Hamiltonian vs stability and application to Horndeski theory

TL;DR

This paper clarifies the relationship between Hamiltonian boundedness and stability in field theories, introduces a coordinate-independent stability criterion, and applies it to a specific Horndeski theory solution, confirming its stability under certain conditions.

Contribution

It corrects misconceptions about Hamiltonian boundedness and stability, and develops a new coordinate-independent stability criterion applied to Horndeski theories.

Findings

Hamiltonian density's unboundedness does not imply instability.

The stability criterion depends on causal cone orientations.

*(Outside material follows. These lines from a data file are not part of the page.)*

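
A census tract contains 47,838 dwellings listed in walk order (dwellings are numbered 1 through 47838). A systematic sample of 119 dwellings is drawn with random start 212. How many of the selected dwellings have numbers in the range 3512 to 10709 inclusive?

k = 47838/119 = 402
First selection ≥ 3512: 212 + ⌈(3512−212)/402⌉·402 = 212 + 9×402 = 3830
Last selection ≤ 10709: 212 + ⌊(10709−212)/402⌋·402 = 212 + 26×402 = 10664
Count = 26 − 9 + 1 = 18

18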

The Schwarzschild-de Sitter solution in beyond-Horndeski theory is stable within certain parameters.

Abstract

A Hamiltonian density bounded from below implies that the lowest-energy state is stable. We point out, contrary to common lore, that an unbounded Hamiltonian density does not necessarily imply an instability: Stability is indeed a coordinate-independent property, whereas the Hamiltonian density does depend on the choice of coordinates. We discuss in detail the relation between the two, starting from k-essence and extending our discussion to general field theories. We give the correct stability criterion, using the relative orientation of the causal cones for all propagating degrees of freedom. We then apply this criterion to an exact Schwarzschild-de Sitter solution of a beyond-Horndeski theory, while taking into account the recent experimental constraint regarding the speed of gravitational waves. We extract the spin-2 and spin-0 causal cones by analyzing respectively all the odd-parity and the $\ell = 0$ even-parity modes. Contrary to a claim in the literature, we prove that this solution does not exhibit any kinetic instability for a given range of parameters defining the theory.